About 500 members of the Canadian Union of Public Employees Local 1251, which includes college custodians, corrections officers and human service counsellors, have been on strike since Jan. 10.

The dispute has forced the cancellation of classes at eight of the province's 11 community college campuses because of dirty classrooms and washrooms. The remainder are operating on half-day schedules.

More than 100 college students from campuses across the province met in Fredericton on Wednesday to demonstrate in front of the legislature.

The students have been pleading for a resolution to the labour dispute before the semester is lost.

But the union says a resolution isn't going to be reached with the current offer from the government, which Human Resources Minister Wally Stiles has said is final.

"The monies that are on the table right now are exactly what we want, but they're in the wrong place," said Louis Arseneau, president of CUPE Local 1251.

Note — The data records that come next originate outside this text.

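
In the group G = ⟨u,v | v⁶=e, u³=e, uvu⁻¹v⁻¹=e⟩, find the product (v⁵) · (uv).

Compute (v⁵) · (uv) by multiplying left to right and reducing via the relations at each step:
  (v⁵) · u = uv⁵
  (uv⁵) · v = u

Answer: u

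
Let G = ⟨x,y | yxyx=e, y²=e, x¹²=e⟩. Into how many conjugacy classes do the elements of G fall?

The conjugacy classes (representative and size) are:
  [e] (size 1), [x¹¹] (size 2), [x²] (size 2), [x⁹] (size 2), [x⁴] (size 2), [x⁵] (size 2), [x⁶] (size 1), [y] (size 6), [xy] (size 6).
Class equation: 1 + 2 + 2 + 2 + 2 + 2 + 1 + 6 + 6 = 24 = |G|. So G has 9 conjugacy classes.

Answer: 9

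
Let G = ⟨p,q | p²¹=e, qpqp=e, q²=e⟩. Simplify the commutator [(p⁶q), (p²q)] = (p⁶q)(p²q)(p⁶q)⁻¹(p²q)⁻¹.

[(p⁶q), (p²q)] = (p⁶q)·(p²q)·(p⁶q)⁻¹·(p²q)⁻¹.
  (p⁶q) · (p²q) = p⁴
  (p⁴) · (p⁶q) = p¹⁰q
  (p¹⁰q) · (p²q) = p⁸

Answer: p⁸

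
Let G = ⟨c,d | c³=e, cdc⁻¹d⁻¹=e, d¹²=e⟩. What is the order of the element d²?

Compute successive powers until reaching e:
  (d²)¹ = d², (d²)² = d⁴, (d²)³ = d⁶, (d²)⁴ = d⁸, (d²)⁵ = d¹⁰, (d²)⁶ = e.
The smallest positive k with (d²)ᵏ = e is 6.

Answer: 6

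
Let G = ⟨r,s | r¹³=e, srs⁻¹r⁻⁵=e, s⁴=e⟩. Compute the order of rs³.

Compute successive powers until reaching e:
  (rs³)¹ = rs³, (rs³)² = r⁹s², (rs³)³ = r⁸s, (rs³)⁴ = e.
The smallest positive k with (rs³)ᵏ = e is 4.

Answer: 4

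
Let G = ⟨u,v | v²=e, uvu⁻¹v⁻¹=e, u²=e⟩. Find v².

Compute successive powers of v, reducing at each step:
  v²: v · v = e

Answer: e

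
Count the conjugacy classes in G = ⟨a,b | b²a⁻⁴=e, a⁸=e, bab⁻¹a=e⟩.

The conjugacy classes (representative and size) are:
  [e] (size 1), [a⁷] (size 2), [a²] (size 2), [a⁵] (size 2), [a⁴] (size 1), [a²b⁻¹] (size 4), [a³b] (size 4).
Class equation: 1 + 2 + 2 + 2 + 1 + 4 + 4 = 16 = |G|. So G has 7 conjugacy classes.

Answer: 7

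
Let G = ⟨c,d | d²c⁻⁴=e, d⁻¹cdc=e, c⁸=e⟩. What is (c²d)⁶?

Compute successive powers of (c²d), reducing at each step:
  (c²d)²: (c²d) · c² = d;   d · d = c⁴
  (c²d)³: (c⁴) · c² = c⁶;   (c⁶) · d = c²d⁻¹
  (c²d)⁴: (c²d⁻¹) · c² = d⁻¹;   (d⁻¹) · d = e
  (c²d)⁵: e · c² = c²;   (c²) · d = c²d
  (c²d)⁶: (c²d) · c² = d;   d · d = c⁴

Answer: c⁴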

The union wants an increase of $1.12 an hour for college custodians to bring wages in line with custodians working in the province's public schools. It also says correctional officers working in provincial jails are the lowest paid in the country.

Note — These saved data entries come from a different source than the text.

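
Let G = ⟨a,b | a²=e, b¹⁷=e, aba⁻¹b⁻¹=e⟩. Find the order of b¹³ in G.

Compute successive powers until reaching e:
  (b¹³)¹ = b¹³, (b¹³)² = b⁹, (b¹³)³ = b⁵, (b¹³)⁴ = b, (b¹³)⁵ = b¹⁴, (b¹³)⁶ = b¹⁰, (b¹³)⁷ = b⁶, (b¹³)⁸ = b², (b¹³)⁹ = b¹⁵, (b¹³)¹⁰ = b¹¹, (b¹³)¹¹ = b⁷, (b¹³)¹² = b³, (b¹³)¹³ = b¹⁶, (b¹³)¹⁴ = b¹², (b¹³)¹⁵ = b⁸, (b¹³)¹⁶ = b⁴, (b¹³)¹⁷ = e.
The smallest positive k with (b¹³)ᵏ = e is 17.

Answer: 17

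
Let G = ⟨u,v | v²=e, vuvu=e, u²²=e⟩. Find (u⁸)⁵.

Compute successive powers of (u⁸), reducing at each step:
  (u⁸)²: (u⁸) · u⁸ = u¹⁶
  (u⁸)³: (u¹⁶) · u⁸ = u²
  (u⁸)⁴: (u²) · u⁸ = u¹⁰
  (u⁸)⁵: (u¹⁰) · u⁸ = u¹⁸

Answer: u¹⁸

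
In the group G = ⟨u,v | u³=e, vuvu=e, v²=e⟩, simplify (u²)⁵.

Compute successive powers of (u²), reducing at each step:
  (u²)²: (u²) · u² = u
  (u²)³: u · u² = e
  (u²)⁴: e · u² = u²
  (u²)⁵: (u²) · u² = u

Answer: u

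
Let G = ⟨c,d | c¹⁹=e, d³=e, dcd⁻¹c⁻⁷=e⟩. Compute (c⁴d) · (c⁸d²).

Compute (c⁴d) · (c⁸d²) by multiplying left to right and reducing via the relations at each step:
  (c⁴d) · c⁸ = c³d
  (c³d) · d² = c³

Answer: c³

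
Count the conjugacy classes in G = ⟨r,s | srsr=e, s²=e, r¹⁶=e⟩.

The conjugacy classes (representative and size) are:
  [e] (size 1), [r¹⁵] (size 2), [r²] (size 2), [r³] (size 2), [r¹²] (size 2), [r⁵] (size 2), [r⁶] (size 2), [r⁷] (size 2), [r⁸] (size 1), [r²s] (size 8), [r¹⁵s] (size 8).
Class equation: 1 + 2 + 2 + 2 + 2 + 2 + 2 + 2 + 1 + 8 + 8 = 32 = |G|. So G has 11 conjugacy classes.

Answer: 11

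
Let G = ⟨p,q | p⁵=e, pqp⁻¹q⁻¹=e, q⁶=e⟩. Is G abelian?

Each pair of generators commutes: p·q = pq = q·p. Since the generators pairwise commute, every element of G commutes with every other, so G is abelian.

Answer: Yes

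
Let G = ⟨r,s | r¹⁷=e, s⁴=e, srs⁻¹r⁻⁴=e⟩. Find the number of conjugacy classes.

The conjugacy classes (representative and size) are:
  [e] (size 1), [r⁴] (size 4), [r²] (size 4), [r⁵] (size 4), [r¹¹] (size 4), [r⁷s] (size 17), [r³s²] (size 17), [r⁹s³] (size 17).
Class equation: 1 + 4 + 4 + 4 + 4 + 17 + 17 + 17 = 68 = |G|. So G has 8 conjugacy classes.

Answer: 8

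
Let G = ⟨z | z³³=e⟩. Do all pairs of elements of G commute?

G has a single generator, so G is cyclic and hence abelian.

Answer: Yes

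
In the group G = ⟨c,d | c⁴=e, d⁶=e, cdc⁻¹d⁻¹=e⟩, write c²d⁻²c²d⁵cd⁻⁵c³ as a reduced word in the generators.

Multiply left to right, reducing at each step:
  (c²) · d⁻² = c²d⁴
  (c²d⁴) · c² = d⁴
  (d⁴) · d⁵ = d³
  (d³) · c = cd³
  (cd³) · d⁻⁵ = cd⁴
  (cd⁴) · c³ = d⁴

Answer: d⁴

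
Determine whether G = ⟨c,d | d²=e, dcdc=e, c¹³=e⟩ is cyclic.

Every cyclic group is abelian. But c·d = cd while d·c = c¹²d, so c·d ≠ d·c and G is not abelian. Hence G is not cyclic.

Answer: No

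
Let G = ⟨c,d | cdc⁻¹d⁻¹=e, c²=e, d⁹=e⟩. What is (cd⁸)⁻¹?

The order of (cd⁸) is 18 (smallest k with (cd⁸)ᵏ = e), so (cd⁸)⁻¹ = (cd⁸)¹⁷ = cd.
Check: (cd⁸) · (cd) → (cd⁸) · c = d⁸;   (d⁸) · d = e, giving e as required.

Answer: cd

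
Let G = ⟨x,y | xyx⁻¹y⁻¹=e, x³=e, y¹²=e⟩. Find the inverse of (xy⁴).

The order of (xy⁴) is 3 (smallest k with (xy⁴)ᵏ = e), so (xy⁴)⁻¹ = (xy⁴)² = x²y⁸.
Check: (xy⁴) · (x²y⁸) → (xy⁴) · x² = y⁴;   (y⁴) · y⁸ = e, giving e as required.

Answer: x²y⁸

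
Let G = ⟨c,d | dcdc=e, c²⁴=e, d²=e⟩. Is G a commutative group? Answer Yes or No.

c·d = cd but d·c = c²³d, so c·d ≠ d·c and G is not abelian.

Answer: No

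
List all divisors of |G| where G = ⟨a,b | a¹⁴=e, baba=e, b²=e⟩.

|G| = 28 = 2² · 7. By Lagrange's theorem the order of any subgroup divides 28; the divisors of 28 are 1, 2, 4, 7, 14, 28.

Answer: 1, 2, 4, 7, 14, 28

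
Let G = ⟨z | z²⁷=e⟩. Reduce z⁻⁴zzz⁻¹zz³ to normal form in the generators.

Multiply left to right, reducing at each step:
  (z²³) · z = z²⁴
  (z²⁴) · z = z²⁵
  (z²⁵) · z⁻¹ = z²⁴
  (z²⁴) · z = z²⁵
  (z²⁵) · z³ = z

Answer: z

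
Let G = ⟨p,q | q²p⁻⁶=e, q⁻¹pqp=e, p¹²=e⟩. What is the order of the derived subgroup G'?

G' = [G, G] is generated by all commutators. The generator-pair commutators are: [p, q] = p².
The subgroup they normally generate is {e, p², p⁴, p⁶, p⁸, p¹⁰}, of order 6.
Check: |G/G'| = 24/6 = 4 is the order of the abelianisation.

Answer: 6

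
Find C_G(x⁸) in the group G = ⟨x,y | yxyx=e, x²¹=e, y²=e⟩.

⟨x⁸⟩ ⊆ C_G(x⁸) since powers of x⁸ commute with x⁸; so |C_G(x⁸)| ≥ |⟨x⁸⟩| = 21.
By orbit–stabilizer, |C_G(x⁸)| = |G| / |conj. class of x⁸| = 42 / 2 = 21.
The 21 elements commuting with x⁸ are {e, x, x², x³, x⁴, x⁵, x⁶, x⁷, x⁸, x⁹, x¹⁰, x¹¹, x¹², x¹³, x¹⁴, x¹⁵, x¹⁶, x¹⁷, x¹⁸, x¹⁹, x²⁰}.

Answer: {e, x, x², x³, x⁴, x⁵, x⁶, x⁷, x⁸, x⁹, x¹⁰, x¹¹, x¹², x¹³, x¹⁴, x¹⁵, x¹⁶, x¹⁷, x¹⁸, x¹⁹, x²⁰}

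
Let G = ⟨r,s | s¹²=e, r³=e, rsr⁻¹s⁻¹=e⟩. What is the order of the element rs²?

Compute successive powers until reaching e:
  (rs²)¹ = rs², (rs²)² = r²s⁴, (rs²)³ = s⁶, (rs²)⁴ = rs⁸, (rs²)⁵ = r²s¹⁰, (rs²)⁶ = e.
The smallest positive k with (rs²)ᵏ = e is 6.

Answer: 6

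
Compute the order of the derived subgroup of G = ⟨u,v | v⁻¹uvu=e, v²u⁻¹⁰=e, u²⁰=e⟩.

G' = [G, G] is generated by all commutators. The generator-pair commutators are: [u, v] = u².
The subgroup they normally generate is {e, u², u⁴, u⁶, u⁸, u¹⁰, u¹², u¹⁴, u¹⁶, u¹⁸}, of order 10.
Check: |G/G'| = 40/10 = 4 is the order of the abelianisation.

Answer: 10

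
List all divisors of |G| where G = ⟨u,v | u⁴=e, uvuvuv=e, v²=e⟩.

|G| = 24 = 2³ · 3. By Lagrange's theorem the order of any subgroup divides 24; the divisors of 24 are 1, 2, 3, 4, 6, 8, 12, 24.

Answer: 1, 2, 3, 4, 6, 8, 12, 24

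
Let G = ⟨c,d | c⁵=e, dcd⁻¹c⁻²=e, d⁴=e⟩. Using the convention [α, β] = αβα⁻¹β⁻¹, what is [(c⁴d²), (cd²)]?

[(c⁴d²), (cd²)] = (c⁴d²)·(cd²)·(c⁴d²)⁻¹·(cd²)⁻¹.
  (c⁴d²) · (cd²) = c³
  (c³) · (c⁴d²) = c²d²
  (c²d²) · (cd²) = c

Answer: c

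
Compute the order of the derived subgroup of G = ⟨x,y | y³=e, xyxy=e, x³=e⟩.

G' = [G, G] is generated by all commutators. The generator-pair commutators are: [x, y] = xy²x.
The subgroup they normally generate is {e, xy, x²y², xy²x}, of order 4.
Check: |G/G'| = 12/4 = 3 is the order of the abelianisation.

Answer: 4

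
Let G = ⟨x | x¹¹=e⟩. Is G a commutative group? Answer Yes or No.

G has a single generator, so G is cyclic and hence abelian.

Answer: Yes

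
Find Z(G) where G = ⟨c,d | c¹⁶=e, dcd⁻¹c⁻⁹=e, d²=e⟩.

An element z ∈ Z(G) iff z commutes with every generator.
For example c² is central: (c²)·c = c³ = c·(c²); (c²)·d = c²d = d·(c²).
Whereas c ∉ Z(G) since c·d = cd ≠ c⁹d = d·c.
Checking each of the 32 elements this way gives Z(G) = {e, c², c⁴, c⁶, c⁸, c¹⁰, c¹², c¹⁴}, of order 8.

Answer: {e, c², c⁴, c⁶, c⁸, c¹⁰, c¹², c¹⁴}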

According to Stiles, the government's offer would see the salaries of custodial workers increase by 18.3 per cent to $17.23 an hour by 2011 and the hourly wage for correctional officers would go from $20.52 to $25, an increase of almost 22 per cent.

Stiles said the offer would also provide a 12.6 per cent wage increase for human service counsellors, taking them from $16.88 per hour to $19.01 in 2011.

"We need to bring that up to the beginning of the contract because we need to pay for groceries today," Arseneau said. "We need to pay for gas today. We need to feed our children today — not four years down the road."

The government has asked the union to put the offer to a vote, but Arseneau said that won't be happening.

The talks between the two sides have broken off.

Ready to quit, students say

The negotiations need to resume because students are contemplating dropping out, said Cynthia LeBlanc, president of the student council at the Bathurst campus.

"It's getting where students are considering going back to the job market or plain just not continuing their course at all," LeBlanc told CBC News.

Melissa Russell, a Saint John student, said she is also concerned she is soon going to be losing out on her education.

At the Saint John campus on Wednesday, students walked out of classes in protest over the mess and smell in the school.